Pour un sportif, toute victoire est bonne à prendre, que ce soit dans une course de préparation ou une épreuve de haut niveau. Il a suffi de voir la joie et la satisfaction de Cadel Evans à Saint-Vallier sur le Critérium du Dauphiné pour s’en convaincre définitivement. On ne dira jamais assez l’effet bénéfique que produit sur le moral le fait de franchir une ligne d’arrivée en vainqueur. Que ce soit à vélo, en canoë, à moto, à skis ou à pieds.
Le sportif de compétition est motivé par la perspective du succès et, pour lui, il n’y a pas de petite victoire. Gagner, c’est se montrer meilleur que les autres, que ce soit par supériorité physique ou opportunisme.
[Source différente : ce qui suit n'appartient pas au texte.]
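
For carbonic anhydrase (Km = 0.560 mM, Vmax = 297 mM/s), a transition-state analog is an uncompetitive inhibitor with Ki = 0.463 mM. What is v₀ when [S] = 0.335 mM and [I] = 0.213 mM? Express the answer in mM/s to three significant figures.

α = 1 + [I]/Ki = 1 + 0.213/0.463 = 1.460.
For an uncompetitive inhibitor, both parameters are divided by α, giving Vmax/α and Km/α: Km,app = 0.384 mM, Vmax,app = 203 mM/s.
v = Vmax,app·[S]/(Km,app + [S]) = 203 × 0.335/(0.384 + 0.335) = 94.8 mM/s.

94.8 mM/s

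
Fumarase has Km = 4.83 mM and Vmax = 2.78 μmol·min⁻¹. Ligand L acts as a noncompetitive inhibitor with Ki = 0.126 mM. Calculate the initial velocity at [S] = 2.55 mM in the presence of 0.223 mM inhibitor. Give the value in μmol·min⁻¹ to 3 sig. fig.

With α = 1 + [I]/Ki = 1 + 0.223/0.126 = 2.770, the noncompetitive rate law is v = (Vmax/α)·[S] / (Km + [S]).
v = (2.78/2.770)×2.55 / (4.83 + 2.55) = 2.559/7.380 = 0.347 μmol·min⁻¹.

0.347 μmol·min⁻¹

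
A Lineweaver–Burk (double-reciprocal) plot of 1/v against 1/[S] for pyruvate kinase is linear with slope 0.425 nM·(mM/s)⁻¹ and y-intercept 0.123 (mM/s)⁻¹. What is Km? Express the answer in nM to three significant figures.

y-intercept = 1/Vmax ⇒ Vmax = 8.13 mM/s; slope = Km/Vmax ⇒ Km = slope × Vmax.
Km = 0.425 × 8.13 = 3.46 nM.

3.46 nM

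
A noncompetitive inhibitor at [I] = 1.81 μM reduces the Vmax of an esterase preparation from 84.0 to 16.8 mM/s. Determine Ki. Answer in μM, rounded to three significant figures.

Noncompetitive: Vmax,app = Vmax/α with α = 1 + [I]/Ki.
α = Vmax/Vmax,app = 84.0/16.8 = 5.000.
Ki = [I]/(α − 1) = 1.81/4.000 = 0.452 μM.

0.452 μM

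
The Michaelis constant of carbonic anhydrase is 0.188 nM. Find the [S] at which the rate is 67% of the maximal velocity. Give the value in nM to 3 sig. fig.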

C’est un aboutissement. Et le visage radieux d’Evans exprimait parfaitement ce sentiment de jouissance qu’on ressent après l’exploit. A 35 ans, le champion australien, sympathique, jovial quand il n’a pas de stress, nous fait penser à un junior qui croque la vie à pleines dents. Pour lui, le sport cycliste n’est pas seulement un business, avec toute la pression qui s’y rattache à l’approche du Tour, mais encore et toujours un jeu et une façon de se faire plaisir lorsqu’on a les qualités pour. Et c’est bien cela qui nous réjouit.
Trop souvent, hélas, le sport de haut niveau n’engendre désormais que des champions à la Buster Keaton, fermés et impénétrables, sans rien à exprimer, ni joie ni déception, pédalant comme des automates et fuyant les contacts en se réfugiant dans leur Pullman avant le départ ou après l’arrivée.
Que le vélo est triste devenu ! Ce ne sont pas les anciens (il n’en reste plus beaucoup !) qui nous diront le contraire. Ils se souviennent encore des facéties de l’Alsacien Hassenforder dans les années 50, plus tard de celles du regretté Tom Simpson, du Hollandais Karstens ou de Jean-Pierre Danguillaume. Dans les années 80-90, on rigolait avec les Kelly, Roche, Barteau, Leclercq, Tinazzi, Pascal Richard et Jacky Durand. Le peloton était une grande famille. Chacun y allait de ses petites farces en attendant l’explication finale.
Et aujourd’hui ? Des employés de bureau ou des fonctionnaires, comme la société et le monde du travail en produisent de plus en plus, à quelques exceptions près ! Sérieux et appliqués, concentrés sur leur job pour être les plus rentables possible et satisfaire le manager. Le seul qui roule avec le sourire, parfois en plaisantant, c’est Cadel Evans, ancien champion du monde et vainqueur du Tour 2011. Ce qui prouve bien qu’il y a encore place pour la rigolade tout en faisant le métier sérieusement. Sa carrière en est l’illustration parfaite. Et rien que pour çà, il faut lui dire merci.